January 2015 marks 43 years since the 1972 miners’ strike – the first national miners’ strike since the 1926 general strike. Matt Wood reviews The World on our Backs, a vivid description of the ’72 strike, which demonstrated what could be achieved when the working class is united.
January 2015 marks 43 years since the 1972 miners’ strike – the first national miners’ strike since the 1926 general strike.
Between 1962 and 1971 mining increased its productivity by 42 per cent. Despite this, after years of below-inflation pay deals, miners had become some of the worst paid industrial workers in the country. Nationalisation in 1947 saw an initial surge in hope amongst the miners who were glad to see the back of the unscrupulous private owners, but disillusionment soon set in. The newly nationalised industry was required to subsidise private industry with cheap coal and until 1958 the National Coal Board (NCB) was not allowed to build up financial reserves to fund future investment. After oil came on stream from the North Sea and also further afield – sending the price of coal down – the Conservative government told the NCB that it had to stand on its own two feet after it had subsidised capitalist expansion for two decades.
All of this serves to remind us that the state serves the interests of the class it represents – in this case, the capitalist class, who saw that the coal industry could more effectively be planned by the capitalist state and act as a subsidy to private industry. It was the Atlee Labour government that embarked on a programme of nationalisation after the war; but it was the Tories that kept these reforms after their re-election in the 1950s.
Malcolm Pitt’s The World on our Backs – The Kent Miners and the 1972 Miners’ Strike is an excellent account of both the history of the Kent coalfield and the 1972 strike itself. The aptly named Pitt was a miner, a trade unionist and a Communist himself, working at Tilmanstone Colliery (one of the four pits that had existed in East Kent – the last, Betteshanger, closing in 1989).
The Kent coalfield started when the mineral was discovered by the Channel Tunnel company in 1890. A rash of speculators started to drill in the east of the county but, partly because the coal proved so difficult to extract – only four collieries survived. Kent miners were mainly immigrants from the rest of the UK. After the failure of the 1926 general strike many miners moved to the Kent coalfields to get away from pit closures, bosses’ lockouts and blacklists. The same happened in the 1960s, as the pit closure programme left miners jobless. For the Kent coalfield though, this meant an influx of some militant miners who knew the importance of mounting an effective resistance against pit closures and penny-pinching bosses. In 1961, redundancy notices at Betteshanger caused a stay-down strike and the result was a lifting of the redundancies and an agreement to open a new seam.
The first half of this book deals with the history of the coalfield and the life of the miner. Pitt does his best to describe how a seam is actually mined and the conditions down a pit. We learn about the union, political struggles, the social and cultural habits of the mining communities, and the attitude of the mostly rural Kentish community to their subterranean neighbours.
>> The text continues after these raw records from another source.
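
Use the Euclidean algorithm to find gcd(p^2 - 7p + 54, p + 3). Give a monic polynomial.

By polynomial division,
  p^2 - 7p + 54 = (p - 10)(p + 3) + (84)
  p + 3 = ((1/84)p + 1/28)(84) + (0)
The last nonzero remainder is the constant 84, so the polynomials are coprime and gcd = 1.

1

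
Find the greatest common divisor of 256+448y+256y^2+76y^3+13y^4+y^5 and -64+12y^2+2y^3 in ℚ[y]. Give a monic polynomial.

16+8y+y^2

Apply the Euclidean algorithm:
  y^5+13y^4+76y^3+256y^2+448y+256 = ((1/2)y^2+(7/2)y+17)(2y^3+12y^2-64) + (84y^2+672y+1344)
  2y^3+12y^2-64 = ((1/42)y-1/21)(84y^2+672y+1344) + (0)
Last nonzero remainder: 84y^2+672y+1344. Dividing through by 84 gives the monic gcd y^2+8y+16.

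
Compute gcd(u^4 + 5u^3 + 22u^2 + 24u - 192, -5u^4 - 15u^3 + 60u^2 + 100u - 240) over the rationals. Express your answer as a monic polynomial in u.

Euclidean algorithm in ℚ[u]:
  u^4 + 5u^3 + 22u^2 + 24u - 192 = (-1/5)(-5u^4 - 15u^3 + 60u^2 + 100u - 240) + (2u^3 + 34u^2 + 44u - 240)
  -5u^4 - 15u^3 + 60u^2 + 100u - 240 = (-(5/2)u + 35)(2u^3 + 34u^2 + 44u - 240) + (-1020u^2 - 2040u + 8160)
  2u^3 + 34u^2 + 44u - 240 = (-(1/510)u - 1/34)(-1020u^2 - 2040u + 8160) + (0)
Last nonzero remainder: -1020u^2 - 2040u + 8160. Dividing through by -1020 gives the monic gcd u^2 + 2u - 8.

u^2 + 2u - 8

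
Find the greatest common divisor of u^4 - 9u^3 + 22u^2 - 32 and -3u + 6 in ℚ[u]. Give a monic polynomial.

u - 2

By polynomial division,
  u^4 - 9u^3 + 22u^2 - 32 = (-(1/3)u^3 + (7/3)u^2 - (8/3)u - 16/3)(-3u + 6) + (0)
Last nonzero remainder: -3u + 6. Dividing through by -3 gives the monic gcd u - 2.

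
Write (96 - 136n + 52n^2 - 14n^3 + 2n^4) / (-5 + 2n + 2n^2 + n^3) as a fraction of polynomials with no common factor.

Apply the Euclidean algorithm:
  2n^4 - 14n^3 + 52n^2 - 136n + 96 = (2n - 18)(n^3 + 2n^2 + 2n - 5) + (84n^2 - 90n + 6)
  n^3 + 2n^2 + 2n - 5 = ((1/84)n + 43/1176)(84n^2 - 90n + 6) + ((1023/196)n - 1023/196)
  84n^2 - 90n + 6 = ((5488/341)n - 392/341)((1023/196)n - 1023/196) + (0)
Last nonzero remainder: (1023/196)n - 1023/196. Dividing through by 1023/196 gives the monic gcd n - 1.
Cancel n - 1 from numerator and denominator to get the reduced form.

(-96 + 40n - 12n^2 + 2n^3)/(5 + 3n + n^2)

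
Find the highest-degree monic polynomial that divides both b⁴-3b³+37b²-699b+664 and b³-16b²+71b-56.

b²-9b+8

Apply the Euclidean algorithm:
  b⁴-3b³+37b²-699b+664 = (b+13)(b³-16b²+71b-56) + (174b²-1566b+1392)
  b³-16b²+71b-56 = ((1/174)b-7/174)(174b²-1566b+1392) + (0)
Last nonzero remainder: 174b²-1566b+1392. Dividing through by 174 gives the monic gcd b²-9b+8.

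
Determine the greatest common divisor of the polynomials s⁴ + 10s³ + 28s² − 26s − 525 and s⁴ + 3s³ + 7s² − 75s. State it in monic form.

By polynomial division,
  s⁴ + 10s³ + 28s² − 26s − 525 = (s⁴ + 3s³ + 7s² − 75s) + (7s³ + 21s² + 49s − 525)
  s⁴ + 3s³ + 7s² − 75s = ((1/7)s)(7s³ + 21s² + 49s − 525) + (0)
Last nonzero remainder: 7s³ + 21s² + 49s − 525. Dividing through by 7 gives the monic gcd s³ + 3s² + 7s − 75.

s³ + 3s² + 7s − 75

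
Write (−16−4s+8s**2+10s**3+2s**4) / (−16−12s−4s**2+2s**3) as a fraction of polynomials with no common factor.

(−4+3s+s**2)/(−4+s)

Apply the Euclidean algorithm:
  2s**4+10s**3+8s**2−4s−16 = (s+7)(2s**3−4s**2−12s−16) + (48s**2+96s+96)
  2s**3−4s**2−12s−16 = ((1/24)s−1/6)(48s**2+96s+96) + (0)
Last nonzero remainder: 48s**2+96s+96. Dividing through by 48 gives the monic gcd s**2+2s+2.
Cancel s**2+2s+2 from numerator and denominator to get the reduced form.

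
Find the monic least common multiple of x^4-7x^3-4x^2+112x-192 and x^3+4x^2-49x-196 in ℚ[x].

x^6-7x^5-53x^4+455x^3+4x^2-5488x+9408

Euclidean algorithm in ℚ[x]:
  x^4-7x^3-4x^2+112x-192 = (x-11)(x^3+4x^2-49x-196) + (89x^2-231x-2348)
  x^3+4x^2-49x-196 = ((1/89)x+587/7921)(89x^2-231x-2348) + (-(43560/7921)x-174240/7921)
  89x^2-231x-2348 = (-(704969/43560)x+4649627/43560)(-(43560/7921)x-174240/7921) + (0)
Last nonzero remainder: -(43560/7921)x-174240/7921. Dividing through by -43560/7921 gives the monic gcd x+4.
Then lcm(f, g) = f·g / gcd(f, g); expanding and making the result monic gives the answer.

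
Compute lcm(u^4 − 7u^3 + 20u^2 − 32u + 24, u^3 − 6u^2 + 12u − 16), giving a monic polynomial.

Repeated division with remainder:
  u^4 − 7u^3 + 20u^2 − 32u + 24 = (u − 1)(u^3 − 6u^2 + 12u − 16) + (2u^2 − 4u + 8)
  u^3 − 6u^2 + 12u − 16 = ((1/2)u − 2)(2u^2 − 4u + 8) + (0)
Last nonzero remainder: 2u^2 − 4u + 8. Dividing through by 2 gives the monic gcd u^2 − 2u + 4.
Then lcm(f, g) = f·g / gcd(f, g); expanding and making the result monic gives the answer.

u^5 − 11u^4 + 48u^3 − 112u^2 + 152u − 96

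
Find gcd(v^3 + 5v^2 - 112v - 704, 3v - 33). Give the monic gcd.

Euclidean algorithm in ℚ[v]:
  v^3 + 5v^2 - 112v - 704 = ((1/3)v^2 + (16/3)v + 64/3)(3v - 33) + (0)
Last nonzero remainder: 3v - 33. Dividing through by 3 gives the monic gcd v - 11.

v - 11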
The second half is an account of the 1972 strike itself. The Kent miners were tasked with picketing across the southeast and London. Pickets on the mines was the least of it – the success of the strike depended on stopping the places where coal was used. 3,500 Kent NUM miners “found themselves responsible for picketing the largest concentration of power stations, docks and railway depots in Great Britain”.
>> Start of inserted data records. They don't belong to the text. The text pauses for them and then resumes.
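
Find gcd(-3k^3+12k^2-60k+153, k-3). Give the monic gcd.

k-3

By polynomial division,
  -3k^3+12k^2-60k+153 = (-3k^2+3k-51)(k-3) + (0)
The last nonzero remainder k-3 is already monic.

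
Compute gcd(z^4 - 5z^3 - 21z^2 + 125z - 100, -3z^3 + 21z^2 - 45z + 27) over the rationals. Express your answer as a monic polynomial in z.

z - 1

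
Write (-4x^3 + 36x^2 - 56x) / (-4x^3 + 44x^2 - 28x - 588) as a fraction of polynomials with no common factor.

Euclidean algorithm in ℚ[x]:
  -4x^3 + 36x^2 - 56x = (-4x^3 + 44x^2 - 28x - 588) + (-8x^2 - 28x + 588)
  -4x^3 + 44x^2 - 28x - 588 = ((1/2)x - 29/4)(-8x^2 - 28x + 588) + (-525x + 3675)
  -8x^2 - 28x + 588 = ((8/525)x + 4/25)(-525x + 3675) + (0)
Last nonzero remainder: -525x + 3675. Dividing through by -525 gives the monic gcd x - 7.
Cancel x - 7 from numerator and denominator to get the reduced form.

(x^2 - 2x)/(x^2 - 4x - 21)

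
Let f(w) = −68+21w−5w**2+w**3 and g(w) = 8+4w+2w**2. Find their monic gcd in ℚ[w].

1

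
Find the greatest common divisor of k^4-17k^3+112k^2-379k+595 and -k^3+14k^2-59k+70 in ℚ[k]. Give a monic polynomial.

Repeated division with remainder:
  k^4-17k^3+112k^2-379k+595 = (-k+3)(-k^3+14k^2-59k+70) + (11k^2-132k+385)
  -k^3+14k^2-59k+70 = (-(1/11)k+2/11)(11k^2-132k+385) + (0)
Last nonzero remainder: 11k^2-132k+385. Dividing through by 11 gives the monic gcd k^2-12k+35.

k^2-12k+35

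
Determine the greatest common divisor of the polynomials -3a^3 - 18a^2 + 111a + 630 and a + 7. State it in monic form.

Euclidean algorithm in ℚ[a]:
  -3a^3 - 18a^2 + 111a + 630 = (-3a^2 + 3a + 90)(a + 7) + (0)
The last nonzero remainder a + 7 is already monic.

a + 7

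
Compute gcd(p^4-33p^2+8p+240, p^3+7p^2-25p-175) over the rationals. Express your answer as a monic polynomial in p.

p+5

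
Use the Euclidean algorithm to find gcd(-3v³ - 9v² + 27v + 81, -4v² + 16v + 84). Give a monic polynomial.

Repeated division with remainder:
  -3v³ - 9v² + 27v + 81 = ((3/4)v + 21/4)(-4v² + 16v + 84) + (-120v - 360)
  -4v² + 16v + 84 = ((1/30)v - 7/30)(-120v - 360) + (0)
Last nonzero remainder: -120v - 360. Dividing through by -120 gives the monic gcd v + 3.

v + 3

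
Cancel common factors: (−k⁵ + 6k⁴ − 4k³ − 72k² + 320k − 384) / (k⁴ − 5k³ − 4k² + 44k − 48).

Apply the Euclidean algorithm:
  −k⁵ + 6k⁴ − 4k³ − 72k² + 320k − 384 = (−k + 1)(k⁴ − 5k³ − 4k² + 44k − 48) + (−3k³ − 24k² + 228k − 336)
  k⁴ − 5k³ − 4k² + 44k − 48 = (−(1/3)k + 13/3)(−3k³ − 24k² + 228k − 336) + (176k² − 1056k + 1408)
  −3k³ − 24k² + 228k − 336 = (−(3/176)k − 21/88)(176k² − 1056k + 1408) + (0)
Last nonzero remainder: 176k² − 1056k + 1408. Dividing through by 176 gives the monic gcd k² − 6k + 8.
Cancel k² − 6k + 8 from numerator and denominator to get the reduced form.

(−k³ + 4k − 48)/(k² + k − 6)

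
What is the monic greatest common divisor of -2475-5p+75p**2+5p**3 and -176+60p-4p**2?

1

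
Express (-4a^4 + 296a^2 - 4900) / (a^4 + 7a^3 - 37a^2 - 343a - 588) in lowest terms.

(-4a^2 + 100)/(a^2 + 7a + 12)

Euclidean algorithm in ℚ[a]:
  -4a^4 + 296a^2 - 4900 = (-4)(a^4 + 7a^3 - 37a^2 - 343a - 588) + (28a^3 + 148a^2 - 1372a - 7252)
  a^4 + 7a^3 - 37a^2 - 343a - 588 = ((1/28)a + 3/49)(28a^3 + 148a^2 - 1372a - 7252) + ((144/49)a^2 - 144)
  28a^3 + 148a^2 - 1372a - 7252 = ((343/36)a + 1813/36)((144/49)a^2 - 144) + (0)
Last nonzero remainder: (144/49)a^2 - 144. Dividing through by 144/49 gives the monic gcd a^2 - 49.
Cancel a^2 - 49 from numerator and denominator to get the reduced form.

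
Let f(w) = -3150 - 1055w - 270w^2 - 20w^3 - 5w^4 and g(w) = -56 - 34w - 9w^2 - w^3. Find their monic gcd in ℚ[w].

14 + 5w + w^2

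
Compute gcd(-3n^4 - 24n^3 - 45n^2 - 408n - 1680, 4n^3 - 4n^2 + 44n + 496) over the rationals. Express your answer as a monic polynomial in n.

Repeated division with remainder:
  -3n^4 - 24n^3 - 45n^2 - 408n - 1680 = (-(3/4)n - 27/4)(4n^3 - 4n^2 + 44n + 496) + (-39n^2 + 261n + 1668)
  4n^3 - 4n^2 + 44n + 496 = (-(4/39)n - 296/507)(-39n^2 + 261n + 1668) + ((62100/169)n + 248400/169)
  -39n^2 + 261n + 1668 = (-(2197/20700)n + 23491/20700)((62100/169)n + 248400/169) + (0)
Last nonzero remainder: (62100/169)n + 248400/169. Dividing through by 62100/169 gives the monic gcd n + 4.

n + 4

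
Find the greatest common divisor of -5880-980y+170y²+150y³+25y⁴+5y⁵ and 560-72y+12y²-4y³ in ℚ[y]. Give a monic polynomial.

28+2y+y²

Euclidean algorithm in ℚ[y]:
  5y⁵+25y⁴+150y³+170y²-980y-5880 = (-(5/4)y²-10y-45)(-4y³+12y²-72y+560) + (690y²+1380y+19320)
  -4y³+12y²-72y+560 = (-(2/345)y+2/69)(690y²+1380y+19320) + (0)
Last nonzero remainder: 690y²+1380y+19320. Dividing through by 690 gives the monic gcd y²+2y+28.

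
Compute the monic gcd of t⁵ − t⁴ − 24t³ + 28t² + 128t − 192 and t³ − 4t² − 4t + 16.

t² − 6t + 8

Euclidean algorithm in ℚ[t]:
  t⁵ − t⁴ − 24t³ + 28t² + 128t − 192 = (t² + 3t − 8)(t³ − 4t² − 4t + 16) + (−8t² + 48t − 64)
  t³ − 4t² − 4t + 16 = (−(1/8)t − 1/4)(−8t² + 48t − 64) + (0)
Last nonzero remainder: −8t² + 48t − 64. Dividing through by −8 gives the monic gcd t² − 6t + 8.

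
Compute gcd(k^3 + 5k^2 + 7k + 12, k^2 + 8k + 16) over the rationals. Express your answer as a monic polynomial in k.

k + 4

Apply the Euclidean algorithm:
  k^3 + 5k^2 + 7k + 12 = (k − 3)(k^2 + 8k + 16) + (15k + 60)
  k^2 + 8k + 16 = ((1/15)k + 4/15)(15k + 60) + (0)
Last nonzero remainder: 15k + 60. Dividing through by 15 gives the monic gcd k + 4.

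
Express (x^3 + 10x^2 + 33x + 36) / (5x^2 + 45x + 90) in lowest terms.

(x^2 + 7x + 12)/(5x + 30)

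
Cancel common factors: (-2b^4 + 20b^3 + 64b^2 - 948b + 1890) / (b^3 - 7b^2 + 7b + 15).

(-2b^2 + 4b + 126)/(b + 1)

Repeated division with remainder:
  -2b^4 + 20b^3 + 64b^2 - 948b + 1890 = (-2b + 6)(b^3 - 7b^2 + 7b + 15) + (120b^2 - 960b + 1800)
  b^3 - 7b^2 + 7b + 15 = ((1/120)b + 1/120)(120b^2 - 960b + 1800) + (0)
Last nonzero remainder: 120b^2 - 960b + 1800. Dividing through by 120 gives the monic gcd b^2 - 8b + 15.
Cancel b^2 - 8b + 15 from numerator and denominator to get the reduced form.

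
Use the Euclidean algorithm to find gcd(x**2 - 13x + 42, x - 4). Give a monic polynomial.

1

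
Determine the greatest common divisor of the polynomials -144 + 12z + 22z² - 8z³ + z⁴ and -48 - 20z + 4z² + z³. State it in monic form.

Apply the Euclidean algorithm:
  z⁴ - 8z³ + 22z² + 12z - 144 = (z - 12)(z³ + 4z² - 20z - 48) + (90z² - 180z - 720)
  z³ + 4z² - 20z - 48 = ((1/90)z + 1/15)(90z² - 180z - 720) + (0)
Last nonzero remainder: 90z² - 180z - 720. Dividing through by 90 gives the monic gcd z² - 2z - 8.

-8 - 2z + z²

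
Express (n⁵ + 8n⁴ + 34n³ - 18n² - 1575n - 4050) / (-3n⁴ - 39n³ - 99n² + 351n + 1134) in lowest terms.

(-n³ + n² - 25n + 225)/(3n² + 12n - 63)

Apply the Euclidean algorithm:
  n⁵ + 8n⁴ + 34n³ - 18n² - 1575n - 4050 = (-(1/3)n + 5/3)(-3n⁴ - 39n³ - 99n² + 351n + 1134) + (66n³ + 264n² - 1782n - 5940)
  -3n⁴ - 39n³ - 99n² + 351n + 1134 = (-(1/22)n - 9/22)(66n³ + 264n² - 1782n - 5940) + (-72n² - 648n - 1296)
  66n³ + 264n² - 1782n - 5940 = (-(11/12)n + 55/12)(-72n² - 648n - 1296) + (0)
Last nonzero remainder: -72n² - 648n - 1296. Dividing through by -72 gives the monic gcd n² + 9n + 18.
Cancel n² + 9n + 18 from numerator and denominator to get the reduced form.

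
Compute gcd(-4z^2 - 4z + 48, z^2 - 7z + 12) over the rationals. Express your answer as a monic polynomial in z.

z - 3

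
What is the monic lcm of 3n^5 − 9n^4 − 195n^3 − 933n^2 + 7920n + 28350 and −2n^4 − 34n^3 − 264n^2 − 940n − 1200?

Euclidean algorithm in ℚ[n]:
  3n^5 − 9n^4 − 195n^3 − 933n^2 + 7920n + 28350 = (−(3/2)n + 30)(−2n^4 − 34n^3 − 264n^2 − 940n − 1200) + (429n^3 + 5577n^2 + 34320n + 64350)
  −2n^4 − 34n^3 − 264n^2 − 940n − 1200 = (−(2/429)n − 8/429)(429n^3 + 5577n^2 + 34320n + 64350) + (0)
Last nonzero remainder: 429n^3 + 5577n^2 + 34320n + 64350. Dividing through by 429 gives the monic gcd n^3 + 13n^2 + 80n + 150.
Then lcm(f, g) = f·g / gcd(f, g); expanding and making the result monic gives the answer.

n^6 + n^5 − 77n^4 − 571n^3 + 1396n^2 + 20010n + 37800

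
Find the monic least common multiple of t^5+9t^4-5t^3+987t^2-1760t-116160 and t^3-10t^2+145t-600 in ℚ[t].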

Miners all over the country appealed directly to other members of the working class to aid them in their fight. In contrast to the 1984 strike, although there was some prevarication by the TUC, other unions did support the miners – although somewhat unevenly and more because of a combination of the energy of the NUM pickets and rank and file support for the miners amongst the transport unions.
At Dover docks however, a mass picket was required. Non-union lorry drivers kept driving through pickets and it was not until the second week of the strike that an agreement was reached between the NUM and Corralls – the company that moved coal out of Dover docks. The two parties agreed that coal could be delivered to hospitals, schools and old people’s homes, but that any other non-essential deliveries were off-limits. Pitt writes “The Dover Agreement, which created a form of workers’ control in Britain unknown since the General Strike in 1926, was a direct result of the show of force by the miners…”
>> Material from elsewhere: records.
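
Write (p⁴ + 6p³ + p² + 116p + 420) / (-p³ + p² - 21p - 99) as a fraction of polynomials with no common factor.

Apply the Euclidean algorithm:
  p⁴ + 6p³ + p² + 116p + 420 = (-p - 7)(-p³ + p² - 21p - 99) + (-13p² - 130p - 273)
  -p³ + p² - 21p - 99 = ((1/13)p - 11/13)(-13p² - 130p - 273) + (-110p - 330)
  -13p² - 130p - 273 = ((13/110)p + 91/110)(-110p - 330) + (0)
Last nonzero remainder: -110p - 330. Dividing through by -110 gives the monic gcd p + 3.
Cancel p + 3 from numerator and denominator to get the reduced form.

(-p³ - 3p² + 8p - 140)/(p² - 4p + 33)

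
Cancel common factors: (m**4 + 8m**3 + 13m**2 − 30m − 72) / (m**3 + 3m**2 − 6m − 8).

By polynomial division,
  m**4 + 8m**3 + 13m**2 − 30m − 72 = (m + 5)(m**3 + 3m**2 − 6m − 8) + (4m**2 + 8m − 32)
  m**3 + 3m**2 − 6m − 8 = ((1/4)m + 1/4)(4m**2 + 8m − 32) + (0)
Last nonzero remainder: 4m**2 + 8m − 32. Dividing through by 4 gives the monic gcd m**2 + 2m − 8.
Cancel m**2 + 2m − 8 from numerator and denominator to get the reduced form.

(m**2 + 6m + 9)/(m + 1)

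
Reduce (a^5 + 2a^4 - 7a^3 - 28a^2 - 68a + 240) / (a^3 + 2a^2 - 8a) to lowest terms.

(a^3 + a - 30)/(a)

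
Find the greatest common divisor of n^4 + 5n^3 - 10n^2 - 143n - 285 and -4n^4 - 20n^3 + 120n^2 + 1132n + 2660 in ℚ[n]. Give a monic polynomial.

Repeated division with remainder:
  n^4 + 5n^3 - 10n^2 - 143n - 285 = (-1/4)(-4n^4 - 20n^3 + 120n^2 + 1132n + 2660) + (20n^2 + 140n + 380)
  -4n^4 - 20n^3 + 120n^2 + 1132n + 2660 = (-(1/5)n^2 + (2/5)n + 7)(20n^2 + 140n + 380) + (0)
Last nonzero remainder: 20n^2 + 140n + 380. Dividing through by 20 gives the monic gcd n^2 + 7n + 19.

n^2 + 7n + 19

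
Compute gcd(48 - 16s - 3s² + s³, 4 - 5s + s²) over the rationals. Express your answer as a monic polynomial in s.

-4 + s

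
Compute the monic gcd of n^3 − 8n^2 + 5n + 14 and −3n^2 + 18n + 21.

By polynomial division,
  n^3 − 8n^2 + 5n + 14 = (−(1/3)n + 2/3)(−3n^2 + 18n + 21) + (0)
Last nonzero remainder: −3n^2 + 18n + 21. Dividing through by −3 gives the monic gcd n^2 − 6n − 7.

n^2 − 6n − 7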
Pitt’s book is a detailed account of pickets turning lorries back, of NUM delegations to power station shop stewards, and a real sense of how for seven weeks in 1972 nothing moved without the consent of the working class. The climax of the strike, and the final victory, was at Saltley Gate in Birmingham, where engineers at the coking depot joined with the miners and closed the gates. From there, it was clear that the government was defeated.
It is the 1974 strike that goes down in history as the strike that brought down the Heath government; but as Pitt says, this was largely a phoney war. There were no flying pickets and the result was decided at the ballot box with the incoming Labour government settling quickly with the NUM. By contrast, the 1972 strike stands as testament to what can be achieved by united action across the working class, sector by sector. This is also a lesson that, had it been learned by some of the TUC leadership, could have resulted in victory in 1984-85 when the miners, as the most advanced section of the working class, faced the onslaught of Thatcher and her backers in the ruling class.
The World on our Backs – The Kent Miners and the 1972 Miners’ Strike, by Malcolm Pitt, (Lawrence and Wishart, London: 1979).